3|前政権が残した「負の遺産」処理に向けた仕上げの5年
コミュニケで明示はされていないものの、第15次五カ年計画は、胡錦涛前政権が残した「負の遺産」の処理を仕上げる5年間という意味合いもありそうだ。
振り返ると、習政権が2013年に発足した後の主要な経済課題は、高度経済成長からのシフトダウンや成長がもたらしたひずみへの対応であった。政権発足後には「ニューノーマル」というスローガンを打ち出し、高度成長から中高速成長への移行と適応の必要性を印象づけた。その後、4兆元の景気対策で膨れ上がった債務に伴う金融リスクへの対応と、成長に伴う格差拡大で取り残された貧困層の貧困脱却、そして深刻化した環境汚染の防止という3つが、建党100周年(2021年)までの目標であった「小康社会」(ややゆとりのある社会)実現に向けた重要課題として位置付けられ、対策が進められた
2。
その後の展開をみると、20年までにすべてを完了するわけにはいかなかったものの、段階的に進展してきた。まず「達成」とされたのは、貧困脱却だ。22年開催の第20回党大会では、「脱貧困の堅塁攻略、小康社会の全面的な建設という歴史的任務をやり遂げた」とされた。

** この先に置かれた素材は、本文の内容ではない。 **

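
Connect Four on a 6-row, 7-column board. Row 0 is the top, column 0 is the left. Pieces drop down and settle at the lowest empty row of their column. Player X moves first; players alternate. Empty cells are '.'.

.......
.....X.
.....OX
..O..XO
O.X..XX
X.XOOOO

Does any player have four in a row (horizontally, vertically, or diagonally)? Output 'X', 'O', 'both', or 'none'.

O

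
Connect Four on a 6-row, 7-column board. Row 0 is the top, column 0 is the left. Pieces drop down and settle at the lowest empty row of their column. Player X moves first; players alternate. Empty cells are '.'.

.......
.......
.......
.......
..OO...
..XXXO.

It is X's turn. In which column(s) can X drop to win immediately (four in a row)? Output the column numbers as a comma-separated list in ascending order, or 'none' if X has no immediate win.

Answer: 1

Derivation:
col 0: drop X → no win
col 1: drop X → WIN!
col 2: drop X → no win
col 3: drop X → no win
col 4: drop X → no win
col 5: drop X → no win
col 6: drop X → no win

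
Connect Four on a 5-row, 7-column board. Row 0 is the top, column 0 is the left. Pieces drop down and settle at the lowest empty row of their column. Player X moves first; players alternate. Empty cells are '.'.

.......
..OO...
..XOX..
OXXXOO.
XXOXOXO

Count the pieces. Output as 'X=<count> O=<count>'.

X=9 O=9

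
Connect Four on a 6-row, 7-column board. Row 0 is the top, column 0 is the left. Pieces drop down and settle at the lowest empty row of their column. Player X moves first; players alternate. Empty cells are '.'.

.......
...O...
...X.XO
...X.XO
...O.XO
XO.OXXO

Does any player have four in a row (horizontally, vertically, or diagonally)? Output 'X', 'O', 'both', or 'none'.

both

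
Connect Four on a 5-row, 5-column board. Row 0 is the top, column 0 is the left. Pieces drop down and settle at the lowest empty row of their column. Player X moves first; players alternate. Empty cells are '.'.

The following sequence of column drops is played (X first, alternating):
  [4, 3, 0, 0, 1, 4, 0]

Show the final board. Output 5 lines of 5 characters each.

Answer: .....
.....
X....
O...O
XX.OX

Derivation:
Move 1: X drops in col 4, lands at row 4
Move 2: O drops in col 3, lands at row 4
Move 3: X drops in col 0, lands at row 4
Move 4: O drops in col 0, lands at row 3
Move 5: X drops in col 1, lands at row 4
Move 6: O drops in col 4, lands at row 3
Move 7: X drops in col 0, lands at row 2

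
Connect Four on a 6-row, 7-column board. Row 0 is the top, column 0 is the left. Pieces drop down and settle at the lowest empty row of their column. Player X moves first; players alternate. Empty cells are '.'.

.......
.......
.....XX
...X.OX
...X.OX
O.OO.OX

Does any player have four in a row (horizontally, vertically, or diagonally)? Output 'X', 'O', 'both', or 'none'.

X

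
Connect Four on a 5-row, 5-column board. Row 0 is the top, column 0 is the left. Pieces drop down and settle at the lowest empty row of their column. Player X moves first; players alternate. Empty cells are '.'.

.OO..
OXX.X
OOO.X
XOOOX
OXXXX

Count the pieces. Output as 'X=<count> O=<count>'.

X=10 O=10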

それに続く成果となりそうなのが、金融リスクへの対応だ。習政権はこれまで、過剰生産業種や地方政府の隠れ債務、不動産といったセクターの過剰債務問題のほか、シャドーバンキングや中小銀行の破たん懸念など金融システムの問題に順次、対策を打ってきた。これら取り組みは、目下の不動産不況に代表されるように経済への副作用をもたらした一方、不動産業の負債比率は20年をピークに着実に低下しているなど成果も上がりつつある(図表2)。こうしたなか、最近の政策動向や政府発表などをみると、党指導部・政府は、最悪期を脱したとみなし始めた節がある
3。今回のコミュニケでも、第15次五カ年計画の党原案に関して金融リスクを示唆する言及はみられず
4、目下の焦点である不動産についても、民生(国民生活)改善の文脈で「不動産の質の高い発展を推進する」と言及されたのみであった。

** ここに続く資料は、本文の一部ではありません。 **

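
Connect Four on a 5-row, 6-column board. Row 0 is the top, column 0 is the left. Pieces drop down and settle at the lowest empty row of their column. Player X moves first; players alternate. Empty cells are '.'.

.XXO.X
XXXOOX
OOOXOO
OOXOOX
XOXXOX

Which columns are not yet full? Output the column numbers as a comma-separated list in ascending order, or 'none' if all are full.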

残る課題である環境汚染の防止については、コミュニケで「汚染防止の堅塁攻略と生態系の最適化を引き続き深く推進する」とされ、対策を継続する方針が示された。汚染防止に関しては、大気や水質、土壌など様々な分野の目標があるが、代表的なものは、20年の国連総会で習主席が宣言した「2030年までのカーボン・ピークアウト(温室効果ガス排出量の頭打ち)実現、2060年までのカーボン・ニュートラル(温室効果ガス排出量の実質ゼロ)の実現」だろう。コミュニケでも、「カーボン・ピークアウトの達成を積極的かつ着実に進める」とされている
5。
今後開催される第21回党大会(27年)、第22回党大会(32年)を念頭に、第13次五カ年計画から第15次五カ年計画の各期間において、貧困脱却、金融リスク対応、汚染防止について解決、あるいは解決への道筋をつけたことを、政権の主要な成果と位置付けようとしているように思われる。ただし、いずれの課題も、ある時点をもって完全に解消されるわけではない。貧困脱却、金融リスクともに対策を継続する考えは示されているが
6、再び悪化することがないか引き続き警戒が必要だ。